Aujourd’hui, la loi, qui permet à tous les condamnés de sortir de prison avant le terme théorique de leur peine, s’applique, et aucun fonctionnaire ni aucun magistrat, fût-il le plus haut placé, ne peut l’ignorer. Or, on vient de voir qu’au sein même de l’administration pénitentiaire un surveillant enhardi par les propos présidentiels a averti la presse d’un prétendu danger résultant de la sortie imminente d’un détenu condamné pour des délits sexuels et libéré par application de la loi en vigueur.

La première obligation de l’administration pénitentiaire est de respecter la loi et de faciliter le retour à la liberté des condamnés qui ont purgé leur peine. En incitant les fonctionnaires à sonner l’alarme contre un danger virtuel, à se dresser contre la loi et à rendre invivables les premiers instants de liberté d’un homme qui s’est acquitté de ses obligations à l’égard de la société, le nouveau président de la République n’a pas rempli son office de gardien de la Constitution.

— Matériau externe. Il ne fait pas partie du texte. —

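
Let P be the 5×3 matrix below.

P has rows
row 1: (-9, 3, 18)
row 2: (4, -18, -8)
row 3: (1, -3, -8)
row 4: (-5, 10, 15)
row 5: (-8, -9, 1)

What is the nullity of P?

Row reduce to echelon form.
R2 ← R2 + (4/9)·R1: [0, -50/3, 0]
R3 ← R3 + (1/9)·R1: [0, -8/3, -6]
R4 ← R4 − (5/9)·R1: [0, 25/3, 5]
R5 ← R5 − (8/9)·R1: [0, -35/3, -15]
R3 ← R3 − (4/25)·R2: [0, 0, -6]
R4 ← R4 + (1/2)·R2: [0, 0, 5]
R5 ← R5 − (7/10)·R2: [0, 0, -15]
R4 ← R4 + (5/6)·R3: [0, 0, 0]
R5 ← R5 − (5/2)·R3: [0, 0, 0]
3 nonzero rows, so rank(P) = 3.
P has 3 columns; by rank–nullity, nullity = 3 − 3 = 0.

0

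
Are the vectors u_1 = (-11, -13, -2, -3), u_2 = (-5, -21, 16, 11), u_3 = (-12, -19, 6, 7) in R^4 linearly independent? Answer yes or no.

yes

Form the matrix with these vectors as rows and row reduce.
R2 ← R2 − (5/11)·R1: [0, -166/11, 186/11, 136/11]
R3 ← R3 − (12/11)·R1: [0, -53/11, 90/11, 113/11]
R3 ← R3 − (53/166)·R2: [0, 0, 231/83, 525/83]
3 nonzero rows, so the 3 vectors span a space of dimension 3.
Since 3 = 3, the vectors are linearly independent.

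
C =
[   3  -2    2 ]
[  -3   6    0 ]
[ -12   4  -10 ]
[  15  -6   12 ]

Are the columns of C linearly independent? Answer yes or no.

no

Row reduce C to echelon form.
R2 ← R2 + R1: [0, 4, 2]
R3 ← R3 + (4)·R1: [0, -4, -2]
R4 ← R4 − (5)·R1: [0, 4, 2]
R3 ← R3 + R2: [0, 0, 0]
R4 ← R4 − R2: [0, 0, 0]
2 pivots among 3 columns.
Only 2 < 3 pivot columns, so the columns are linearly dependent.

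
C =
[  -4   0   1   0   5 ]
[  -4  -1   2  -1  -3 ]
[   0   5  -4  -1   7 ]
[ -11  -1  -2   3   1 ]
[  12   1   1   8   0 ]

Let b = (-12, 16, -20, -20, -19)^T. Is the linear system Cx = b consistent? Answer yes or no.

yes

Row reduce the augmented matrix [C | b].
R2 ← R2 − R1: [0, -1, 1, -1, -8, 28]
R4 ← R4 − (11/4)·R1: [0, -1, -19/4, 3, -51/4, 13]
R5 ← R5 + (3)·R1: [0, 1, 4, 8, 15, -55]
R3 ← R3 + (5)·R2: [0, 0, 1, -6, -33, 120]
R4 ← R4 − R2: [0, 0, -23/4, 4, -19/4, -15]
R5 ← R5 + R2: [0, 0, 5, 7, 7, -27]
R4 ← R4 + (23/4)·R3: [0, 0, 0, -61/2, -389/2, 675]
R5 ← R5 − (5)·R3: [0, 0, 0, 37, 172, -627]
R5 ← R5 + (74/61)·R4: [0, 0, 0, 0, -3901/61, 11703/61]
The echelon form has 5 nonzero rows, and every pivot lies in the first 5 columns, so rank(C) = rank([C|b]) = 5.
The system is consistent.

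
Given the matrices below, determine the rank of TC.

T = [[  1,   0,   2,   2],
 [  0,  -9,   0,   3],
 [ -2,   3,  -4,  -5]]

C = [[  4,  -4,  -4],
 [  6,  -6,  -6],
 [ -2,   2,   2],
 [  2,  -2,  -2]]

First compute TC:
[[  4,  -4,  -4],
 [-48,  48,  48],
 [  8,  -8,  -8]]
Now row reduce the product.
R2 ← R2 + (12)·R1: [0, 0, 0]
R3 ← R3 − (2)·R1: [0, 0, 0]
1 nonzero row, so rank(TC) = 1.

1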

La seconde mesure envisagée à l’Elysée concerne la création d’un ersatz de prison, une prison psychiatrique dans laquelle on pratiquerait (" je n’ai pas peur du mot ", a-t-on entendu dire par le chef de l’Etat) la castration chimique. Le suivi socio-judiciaire existe déjà dans le code pénal. C’est une peine complémentaire qui ne peut être prononcée que pour une durée déterminée par une juridiction de jugement. Dans ce cadre, les injonctions de soin ne sont possibles qu’avec le consentement du condamné. Le projet consistant à prolonger la neutralisation et les traitements après l’expiration de la peine contient une contradiction insurmontable, car si l’agresseur est malade, il ne doit pas être condamné à de l’emprisonnement, et s’il ne l’est pas, il ne peut pas être hospitalisé sans son consentement.

Cet obstacle est si peu de nature à entamer la détermination de Nicolas Sarkozy que celui-ci vient d’annoncer, sous prétexte de favoriser " le travail de deuil des victimes ", qu’il fallait organiser un procès pour les fous. Le volontarisme affiché rejoint le conformisme victimaire. Si ce projet lamentable était réalisé, les audiences criminelles, déjà plutôt cruelles, transformées dans la plus grande confusion en spectacle de foire, désarmeraient un peu plus la défense face à une accusation désemparée, et chacun aurait bien du mal à surmonter son dégoût.

Peut-on dire pour autant que la réforme annoncée serait une régression ? Progresser, reculer : ces notions sont subjectives. En revanche, il est certain que la notion de peine perdrait le peu de signification qu’elle a conservée. Le droit pénal moderne est fondé sur une idée simple. Il n’y pas d’infraction sans intention, sans volonté consciente et déterminée de commettre un acte illicite. Le juge doit démontrer l’existence de l’intention criminelle avant de caractériser le délit ou le crime et de choisir une peine proportionnée à la gravité de la faute tout en étant susceptible d’être comprise par le délinquant.

Enfermer les criminels sexuels dans des hôpitaux psychiatriques après l’expiration de leur peine, juger les fous, ce n’est pas punir un individu libre et responsable avec l’espoir de le ramener dans la communauté humaine, c’est tenter de prévenir un danger ou un risque sans considérer la réalité de la faute et l’intention de la commettre, cela revient à voir dans chaque personne une menace, la cause potentielle d’un dommage, et à la traiter comme une chose ou un animal. C’est aussi refuser de changer la prison, dont l’échec est pourtant avéré.

Une telle évolution, appuyée sur la dénégation de la liberté individuelle, soutenue par les technologies de contrôle, ne peut que satisfaire un pouvoir orgueilleux et sûr de lui. Ni les élus du peuple ni les démocraties ne sont à l’abri d’un totalitarisme rampant. Si le chef de l’Etat en est conscient, sa réponse au défi d’Evrard ne l’indique pas.